The metaphors are not load-bearing: drop the physics vocabulary and the signals are exactly the same standard measures. See the status / retraction note in the THCP essay for why the framework is positioned as motivation, not proof.

---

Community

• Request alpha access: Open a Discussion →
• Ask a question: GitHub Discussions
• Bug reports: GitHub Issues
• Contributing: CONTRIBUTING.md

---

License

MIT — see LICENSE.

---

Legal

Document	Purpose
LEGAL.md	Full legal notices: what Horizon is/is not, high-stakes domain warnings, performance claim scope, EU AI Act classification, grounding hook privacy, limitation of liability
TERMS_OF_SERVICE.md	Binding terms governing hosted server access and commercial use
PRIVACY_POLICY.md	GDPR Art. 13 compliant privacy notice — what data is collected and your rights
DATA_PROCESSING_AGREEMENT.md	GDPR Art. 28 DPA template for EU enterprise users (request via email)
SECURITY.md	Responsible disclosure policy; known self-hosted security considerations

Performance claims: The +15.7% quality lift and 87% fewer hallucination events figures in this README are from controlled A/B experiments on a 5,602-record labelled corpus.
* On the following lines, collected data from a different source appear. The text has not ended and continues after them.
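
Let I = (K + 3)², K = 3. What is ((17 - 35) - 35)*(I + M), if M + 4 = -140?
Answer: 5724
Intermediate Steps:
M = -144 (M = -4 - 140 = -144)
I = 36 (I = (3 + 3)² = 6² = 36)
((17 - 35) - 35)*(I + M) = ((17 - 35) - 35)*(36 - 144) = (-18 - 35)*(-108) = -53*(-108) = 5724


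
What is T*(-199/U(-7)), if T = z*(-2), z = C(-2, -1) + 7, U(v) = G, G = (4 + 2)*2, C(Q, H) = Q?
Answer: 995/6 ≈ 165.83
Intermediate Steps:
G = 12 (G = 6*2 = 12)
U(v) = 12
z = 5 (z = -2 + 7 = 5)
T = -10 (T = 5*(-2) = -10)
T*(-199/U(-7)) = -(-1990)/12 = -10*(-199/12) = 995/6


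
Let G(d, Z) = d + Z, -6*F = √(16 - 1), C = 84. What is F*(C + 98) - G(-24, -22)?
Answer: 46 - 91*√15/3 ≈ -71.480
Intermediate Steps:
F = -√15/6 (F = -√(16 - 1)/6 = -√15/6 ≈ -0.64550)
G(d, Z) = Z + d
F*(C + 98) - G(-24, -22) = (-√15/6)*(84 + 98) - (-22 - 24) = -√15/6*182 - 1*(-46) = -91*√15/3 + 46 = 46 - 91*√15/3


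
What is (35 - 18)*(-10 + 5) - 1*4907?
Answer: -4992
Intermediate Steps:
(35 - 18)*(-10 + 5) - 1*4907 = 17*(-5) - 4907 = -85 - 4907 = -4992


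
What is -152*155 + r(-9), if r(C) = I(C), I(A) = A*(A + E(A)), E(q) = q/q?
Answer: -23488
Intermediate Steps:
E(q) = 1
I(A) = A*(1 + A) (I(A) = A*(A + 1) = A*(1 + A))
r(C) = C*(1 + C)
-152*155 + r(-9) = -152*155 - 9*(1 - 9) = -23560 - 9*(-8) = -23560 + 72 = -23488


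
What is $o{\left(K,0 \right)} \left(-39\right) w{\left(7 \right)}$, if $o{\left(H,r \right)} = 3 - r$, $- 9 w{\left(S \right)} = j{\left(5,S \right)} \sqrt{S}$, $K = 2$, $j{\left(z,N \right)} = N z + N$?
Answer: $546 \sqrt{7} \approx 1444.6$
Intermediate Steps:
$j{\left(z,N \right)} = N + N z$
$w{\left(S \right)} = - \frac{2 S^{\frac{3}{2}}}{3}$ ($w{\left(S \right)} = - \frac{S \left(1 + 5\right) \sqrt{S}}{9} = - \frac{S 6 \sqrt{S}}{9} = - \frac{6 S \sqrt{S}}{9} = - \frac{6 S^{\frac{3}{2}}}{9} = - \frac{2 S^{\frac{3}{2}}}{3}$)
$o{\left(K,0 \right)} \left(-39\right) w{\left(7 \right)} = \left(3 - 0\right) \left(-39\right) \left(- \frac{2 \cdot 7^{\frac{3}{2}}}{3}\right) = \left(3 + 0\right) \left(-39\right) \left(- \frac{2 \cdot 7 \sqrt{7}}{3}\right) = 3 \left(-39\right) \left(- \frac{14 \sqrt{7}}{3}\right) = - 117 \left(- \frac{14 \sqrt{7}}{3}\right) = 546 \sqrt{7}$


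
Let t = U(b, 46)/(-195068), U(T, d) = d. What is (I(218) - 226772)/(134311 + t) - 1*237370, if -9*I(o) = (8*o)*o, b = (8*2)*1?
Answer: -27985922119791590/117899001459 ≈ -2.3737e+5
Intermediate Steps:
b = 16 (b = 16*1 = 16)
I(o) = -8*o²/9 (I(o) = -8*o*o/9 = -8*o²/9)
t = -23/97534 (t = 46/(-195068) = 46*(-1/195068) = -23/97534 ≈ -0.00023582)
(I(218) - 226772)/(134311 + t) - 1*237370 = (-8/9*218² - 226772)/(134311 - 23/97534) - 1*237370 = (-8/9*47524 - 226772)/(13099889051/97534) - 237370 = (-380192/9 - 226772)*(97534/13099889051) - 237370 = -2421140/9*97534/13099889051 - 237370 = -236143468760/117899001459 - 237370 = -27985922119791590/117899001459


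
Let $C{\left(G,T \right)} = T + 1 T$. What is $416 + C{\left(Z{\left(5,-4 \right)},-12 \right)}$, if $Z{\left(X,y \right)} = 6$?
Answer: $392$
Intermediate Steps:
$C{\left(G,T \right)} = 2 T$ ($C{\left(G,T \right)} = T + T = 2 T$)
$416 + C{\left(Z{\left(5,-4 \right)},-12 \right)} = 416 + 2 \left(-12\right) = 416 - 24 = 392$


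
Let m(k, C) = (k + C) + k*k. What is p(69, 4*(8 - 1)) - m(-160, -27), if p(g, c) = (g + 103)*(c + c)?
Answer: -15781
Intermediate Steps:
p(g, c) = 2*c*(103 + g) (p(g, c) = (103 + g)*(2*c) = 2*c*(103 + g))
m(k, C) = C + k + k² (m(k, C) = (C + k) + k² = C + k + k²)
p(69, 4*(8 - 1)) - m(-160, -27) = 2*(4*(8 - 1))*(103 + 69) - (-27 - 160 + (-160)²) = 2*(4*7)*172 - (-27 - 160 + 25600) = 2*28*172 - 1*25413 = 9632 - 25413 = -15781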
Results may vary by domain, model, and deployment configuration. Do not use these figures in external marketing without conducting your own domain-specific evaluation. See LEGAL.md §5 for full scope and evidentiary basis.

High-stakes domains: Do not enable event types in active mode in healthcare, legal, financial, or emergency service contexts without domain-specific validation and human oversight. See LEGAL.md §4.